Without Star Trek technology or James Bond surveillance there’s no way to witness all the dinner parties but I embark on a culinary crawl around as many as possible, materializing like a friendly spectre at the feasts.
This year the theme was “paint the town red” and I was travelling in a ruby red Lexus steered by Charlie, a driver with superior shortcut skills. First, we washed up in Bondi, where the Louis Vuitton crew were dining in sleek minimalism at Icebergs. They had deployed the red theme with restraint – a shoe here, a lipstick there. Maurice Terzini had delivered a table of Italian delights and I caught a brief whiff of air-freighted buffalo mozzarella before vanishing to the State Theatre, where the Westfield crowd’s presence was indicated by a red glow.
I found them on stage, bathed in red spotlights and seated at a grand table bedecked with big, scarlet gothic candles, strewn with red roses and groaning with banquet food, This fashion-dominated gathering boasting Marnie-Skillings, Alex Perry and the Zimmermanns, was like a scene from Phantom Of The Opera, without the angst and dodgy tunes. It was so pretty they should have sold tickets.

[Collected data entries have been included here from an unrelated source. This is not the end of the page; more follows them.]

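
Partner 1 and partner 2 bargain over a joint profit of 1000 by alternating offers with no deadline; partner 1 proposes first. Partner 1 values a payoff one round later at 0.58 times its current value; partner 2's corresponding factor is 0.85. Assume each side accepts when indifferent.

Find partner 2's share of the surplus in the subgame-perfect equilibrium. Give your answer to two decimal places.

704.14

When partner 1 proposes, partner 2 accepts any offer worth at least 0.85 times what partner 2 would get by proposing next round; and vice versa.
This gives x = 1000 − 0.85y and y = 1000 − 0.58x, where x and y are each side's share when it proposes.
Hence (1 − 0.85·0.58)x = 1000(1 − 0.85), i.e. 0.507·x = 150.
x ≈ 295.8580; partner 2's share is 1000 − x ≈ 704.1420.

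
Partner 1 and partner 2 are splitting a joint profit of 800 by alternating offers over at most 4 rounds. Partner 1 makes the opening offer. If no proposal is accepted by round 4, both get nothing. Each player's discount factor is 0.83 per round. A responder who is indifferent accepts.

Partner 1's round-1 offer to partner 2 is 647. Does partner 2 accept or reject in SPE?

Accept

Round 4 (partner 2 proposes): partner 1 will accept anything ≥ 0, so partner 2 offers 0 and keeps 800.
Round 3 (partner 1 proposes): partner 2 can get 800 next round, worth 0.83 × 800 = 664 now, so partner 1 offers 664, keeping 136.
Round 2 (partner 2 proposes): partner 1 can get 136 next round, worth 0.83 × 136 = 112.88 now, so partner 2 offers 112.88, keeping 687.12.
So by rejecting in round 1, partner 2 gets 687.12 next round, worth 0.83 × 687.12 = 570.3096 now.
Offer 647 ≥ 570.3096, so partner 2 accepts.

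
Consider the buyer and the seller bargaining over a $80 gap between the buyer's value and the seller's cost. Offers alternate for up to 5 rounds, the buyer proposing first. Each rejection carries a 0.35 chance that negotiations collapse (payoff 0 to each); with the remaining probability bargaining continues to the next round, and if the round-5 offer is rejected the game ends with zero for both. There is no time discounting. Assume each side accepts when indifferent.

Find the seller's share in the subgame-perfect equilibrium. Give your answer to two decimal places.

25.89

By backward induction:
Round 5 (the buyer proposes): the seller will accept anything ≥ 0, so the buyer offers 0 and keeps 80.
Round 4 (the seller proposes): rejecting gives the buyer an expected 0.65 × 80 = 52, so the seller offers 52, keeping 28.
Round 3 (the buyer proposes): rejecting gives the seller an expected 0.65 × 28 = 18.2. The buyer offers 18.2 and keeps 80 − 18.2 = 61.8.
Round 2 (the seller proposes): rejecting gives the buyer an expected 0.65 × 61.8 = 40.17. The seller offers 40.17 and keeps 80 − 40.17 = 39.83.
Round 1 (the buyer proposes): rejecting gives the seller an expected 0.65 × 39.83 = 25.8895. The buyer offers 25.8895 and keeps 80 − 25.8895 = 54.1105.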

Next we ascended to lofty dining cathedral Forty One, where Sara Groen and Kate Ritchie had joined the Camp Quality’s own table. I reminded them to sneak in and check out the men’s urinals, which have the best view in town.
Over at The Country Trader an elegant little table hosted by Andrew de Saxe was crowned with a chandelier made of antlers and red flowers. At Ivy, Justin Hemmes and his pals had colonized Ash Street Cellar. I arrived in time to sample Lauren Murdoch’s melt-in-the-mouth “mandarin delicious” dessert.
It was time for all dinner parties to converge in a climactic after-party at a secret location the cavernous theclub in Kings Cross. In they flocked and there they stayed, celebrating good times, good hearts and the good news that although the night have been red, the total raised was firmly in the black; over $1 million so far.